As I have referred to in previous blogs my psychiatrist dropped the bombshell that he is leaving the Clinic in June and I have to be referred to a new one. I have a choice of three !!!! Sometimes I wish I did not have a choice and that the referral was just made for me. So what are my criteria for a long a trusting relationship with a good psychiatric practitioner to have to start all over again?
First and foremost I have to trust that they believe my story and past. That is paramount and it is going to take time for that to happen but there are subtle cues and clues a person gives out that they believe me and I can read them immediately so that is not hard.
Secondly, they must not be “drug happy prescribers”. I am on a drug regime now that has taken a long time to work out and is working. My sleep and mood are good and I do not want psychiatrist with a ‘gung-ho’ approach with medications waltzing onto the scene believing he can give me a cure it all drug. I am open to discussing medications, of course I am but am believe therapy is the best approach in my situation coupled with some medications for mood stabilisation and sleep/nightmares/flashbacks.
Thirdly, I need a good pro-active good listener not one writing or staring at notes the whole time during the consultation. I he/she is not listening to me or I do not feel they are mistakes are going to be made and given the nature of Complex PTSD and Trauma more harm than good can be done through inadequate treatment. Missing subtle cues can result in missing a suicidal or self harm episode. So careful monitoring is vital.
Fourth, working closely with my psychotherapist is crucial to again avoid negative episodes and build good relationships. Working with my family, my autistic son doing his final year exams, a daughter who has just moved interstate and helping me juggle family life. This has proved very effective in the past and I wish it to continue. The proverb “many hands make light work” comes to mind here. By working together they can ascertain timely admissions to the clinic before a crisis happens hopefully.

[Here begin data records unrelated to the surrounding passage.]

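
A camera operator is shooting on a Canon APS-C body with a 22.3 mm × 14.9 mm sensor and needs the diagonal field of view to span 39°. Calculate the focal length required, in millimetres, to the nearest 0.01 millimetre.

37.87 mm

Sensor diagonal = √(22.3² + 14.9²) = √719.3000 ≈ 26.8198 mm.
From α = 2·arctan(d/2f) we get f = d / (2·tan(α/2)).
With d = 26.8198 mm and α/2 = 19.5°, tan(α/2) ≈ 0.35412, so f ≈ 26.8198 / 0.70824 ≈ 37.8683 mm.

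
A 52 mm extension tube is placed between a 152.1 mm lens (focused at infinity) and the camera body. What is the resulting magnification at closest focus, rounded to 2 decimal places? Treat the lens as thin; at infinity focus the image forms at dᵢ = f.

0.34×

The tube moves the image plane from f to f + e, so dᵢ = 152.1 + 52 = 204.1 mm. Focus is achieved when 1/f = 1/dₒ + 1/dᵢ, giving dₒ = 1/(1/f − 1/(f+e)).
Magnification m = dᵢ/dₒ = (f+e)·(1/f − 1/(f+e)) = e/f = 52/152.1 ≈ 0.3419.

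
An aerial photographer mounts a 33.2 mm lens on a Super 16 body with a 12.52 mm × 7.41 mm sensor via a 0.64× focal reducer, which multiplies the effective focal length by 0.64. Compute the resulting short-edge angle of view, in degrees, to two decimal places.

19.78°

Effective focal length f = 33.2 × 0.64 = 21.248 mm.
α = 2·arctan(7.41 / (2 × 21.248)) = 2·arctan(0.17437) ≈ 19.7824°.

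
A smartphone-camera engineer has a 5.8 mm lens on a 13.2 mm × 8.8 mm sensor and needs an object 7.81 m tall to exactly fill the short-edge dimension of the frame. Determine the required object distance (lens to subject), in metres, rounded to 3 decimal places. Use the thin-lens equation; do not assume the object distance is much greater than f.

5.153 m

W: 7.81 m = 7810 mm.
Magnification m = h/W = dᵢ/dₒ; combined with 1/f = 1/dₒ + 1/dᵢ this gives dₒ = f·(1 + W/h).
dₒ = 5.8 mm × (1 + 7810/8.8) = 5.8 × 888.5000 ≈ 5153.300 mm = 5.1533 m.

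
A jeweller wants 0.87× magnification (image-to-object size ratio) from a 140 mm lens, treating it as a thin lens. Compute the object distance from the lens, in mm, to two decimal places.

300.92 mm

With m = dᵢ/dₒ and 1/f = 1/dₒ + 1/dᵢ, substituting dᵢ = m·dₒ gives 1/f = (1 + 1/m)/dₒ, hence dₒ = f·(1 + 1/m).
dₒ = 140 × (1 + 1/0.87) = 140 × 2.14943 ≈ 300.920 mm.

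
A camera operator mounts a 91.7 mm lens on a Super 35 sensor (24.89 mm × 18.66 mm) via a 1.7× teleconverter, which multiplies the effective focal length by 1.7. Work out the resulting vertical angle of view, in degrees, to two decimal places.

Effective focal length f = 91.7 × 1.7 = 155.89 mm.
α = 2·arctan(18.66 / (2 × 155.89)) = 2·arctan(0.05985) ≈ 6.8501°.

6.85°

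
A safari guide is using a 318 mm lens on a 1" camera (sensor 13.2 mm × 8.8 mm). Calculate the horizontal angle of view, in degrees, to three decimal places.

2.378°

Angle of view α = 2·arctan(w/2f) with w = 13.2 mm and f = 318 mm.
w/2f = 0.02075; arctan(0.02075) ≈ 1.1890°, so α ≈ 2.3780°.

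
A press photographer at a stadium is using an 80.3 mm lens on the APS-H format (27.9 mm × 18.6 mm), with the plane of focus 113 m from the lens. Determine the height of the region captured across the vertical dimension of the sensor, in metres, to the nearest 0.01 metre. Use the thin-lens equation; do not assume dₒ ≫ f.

26.16 m

dₒ: 113 m = 113000 mm.
Similar triangles through the lens centre give W/dₒ = h/dᵢ; with 1/f = 1/dₒ + 1/dᵢ this gives W = h·(dₒ − f)/f.
W = 18.6 mm × (113000 − 80.3) / 80.3 = 18.6 × 1406.2229 ≈ 26155.746 mm = 26.1557 m.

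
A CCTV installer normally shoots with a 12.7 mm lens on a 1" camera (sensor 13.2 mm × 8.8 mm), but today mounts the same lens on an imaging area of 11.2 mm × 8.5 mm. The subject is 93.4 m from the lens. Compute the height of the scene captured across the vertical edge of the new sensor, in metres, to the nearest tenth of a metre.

The focal length stays 12.7 mm; the relevant sensor dimension is now h = 8.5 mm. Object distance dₒ = 93.4 m = 93400 mm.
Thin-lens field height W = h·(dₒ − f)/f = 8.5 × (93400 − 12.7)/12.7 ≈ 62503.311 mm = 62.5033 m.

62.5 m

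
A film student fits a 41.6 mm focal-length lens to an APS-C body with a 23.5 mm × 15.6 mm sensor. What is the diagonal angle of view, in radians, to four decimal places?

Sensor diagonal = √(23.5² + 15.6²) = √795.6100 ≈ 28.2066 mm.
Angle of view α = 2·arctan(d/2f) with d = 28.2066 mm and f = 41.6 mm.
d/2f = 0.33902; arctan(0.33902) ≈ 0.3269 rad, so α ≈ 0.6537 rad.

0.6537 rad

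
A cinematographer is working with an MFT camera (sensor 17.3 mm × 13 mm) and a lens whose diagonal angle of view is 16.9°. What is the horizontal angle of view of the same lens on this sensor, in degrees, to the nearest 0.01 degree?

13.55°

Sensor diagonal = √(17.3² + 13²) = √468.2900 ≈ 21.6400 mm.
From the diagonal AOV: f = 21.6400 / (2·tan(8.45°)) = 21.6400 / 0.29712 ≈ 72.8331 mm.
Horizontal AOV = 2·arctan(17.3 / (2 × 72.8331)) = 2·arctan(0.11876) ≈ 13.5460°.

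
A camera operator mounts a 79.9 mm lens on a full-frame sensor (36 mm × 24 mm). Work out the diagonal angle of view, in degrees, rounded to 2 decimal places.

Sensor diagonal = √(36² + 24²) = √1872.0000 ≈ 43.2666 mm.
Angle of view α = 2·arctan(d/2f) with d = 43.2666 mm and f = 79.9 mm.
d/2f = 0.27075; arctan(0.27075) ≈ 15.1499°, so α ≈ 30.2998°.

30.30°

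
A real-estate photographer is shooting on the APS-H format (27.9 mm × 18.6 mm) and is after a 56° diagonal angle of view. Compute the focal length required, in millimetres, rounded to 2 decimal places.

31.53 mm

Sensor diagonal = √(27.9² + 18.6²) = √1124.3700 ≈ 33.5316 mm.
From α = 2·arctan(d/2f) we get f = d / (2·tan(α/2)).
With d = 33.5316 mm and α/2 = 28°, tan(α/2) ≈ 0.53171, so f ≈ 33.5316 / 1.06342 ≈ 31.5319 mm.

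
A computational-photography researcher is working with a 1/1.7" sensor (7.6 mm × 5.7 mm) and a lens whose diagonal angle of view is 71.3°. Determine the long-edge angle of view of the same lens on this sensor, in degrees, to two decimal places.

59.69°

Sensor diagonal = √(7.6² + 5.7²) = √90.2500 ≈ 9.5000 mm.
From the diagonal AOV: f = 9.5000 / (2·tan(35.65°)) = 9.5000 / 1.43450 ≈ 6.6225 mm.
Long-edge AOV = 2·arctan(7.6 / (2 × 6.6225)) = 2·arctan(0.57380) ≈ 59.6944°.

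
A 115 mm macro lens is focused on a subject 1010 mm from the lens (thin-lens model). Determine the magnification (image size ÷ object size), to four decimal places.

Thin lens: 1/f = 1/dₒ + 1/dᵢ → 1/dᵢ = 1/115 − 1/1010 = 0.0077056 mm⁻¹, so dᵢ ≈ 129.7765 mm.
Magnification m = dᵢ/dₒ = 129.7765/1010 ≈ 0.12849.

0.1285×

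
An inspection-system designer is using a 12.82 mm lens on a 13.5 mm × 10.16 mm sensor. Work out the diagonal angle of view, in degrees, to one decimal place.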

So with my psychiatrist and psychotherapist both being away for the last two weeks I have been seeing a gentleman who I have found surprisingly good. I do not know if he is on the referral list but I would be interested in seeing him and asked if he is taking on new patients and the answer was yes so that is open for discussion with my psychiatrist when he is back next week. My psychotherapist is back Saturday. I cannot wait to see her. The flashbacks have been bad and are in need of processing. Thoughts of self harm has been prominent on my mind. I hope with her back I can work towards a discharge from the clinic in time for Easter with the family.